Pre-question: Is the shellability kept by taking the barycentric subdivision?
If so, the face lattice of a convex polytope is shellable. This leads to:
Question: Is an Eulerian lattice shellable?
 A: The simplest example of a nonshellable (even non-Cohen Macaulay) Eulerian lattice is the disjoint union of two boolean algebras of rank three with their bottom elements identified and their top elements identified. The total number of elements is 14.
A: I think that the answer to your question ought to be "not always".  
There are examples of non-shellable balls and spheres.  A very readable account of these, together with some of the history, can be found at this blog entry.
Now if you take the face lattice of a sphere, that is an Eulerian lattice.  Passing from a complex $\Delta$ to the order complex of the face lattice of $\Delta$ yields the barycentric subdivision of $\Delta$.
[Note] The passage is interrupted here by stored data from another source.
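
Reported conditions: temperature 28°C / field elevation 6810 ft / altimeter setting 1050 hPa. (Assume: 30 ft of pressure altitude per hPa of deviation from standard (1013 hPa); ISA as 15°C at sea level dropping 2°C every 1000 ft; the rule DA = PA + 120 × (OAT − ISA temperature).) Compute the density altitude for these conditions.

8628 ft

Pressure altitude = 6810 + (1013 − 1050) × 30 = 6810 + (-1110) = 5700 ft.
ISA temperature at 5700 ft = 15 − 2 × (5700/1000) = 3.6°C.
ISA deviation = 28 − 3.6 = +24.4°C.
Density altitude = 5700 + 120 × (24.4) = 8628 ft.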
So to find a negative answer to your question, find a non-shellable sphere whose barycentric subdivision also fails to be shellable.  The construction of such spheres is briefly discussed in this paper.  There is likely a source somewhere that constructs such a sphere more explicitly.
Update:  Also, the answer to your pre-question is "yes".  Indeed, the barycentric subdivision of any shellable complex is vertex-decomposable, a somewhat stronger property.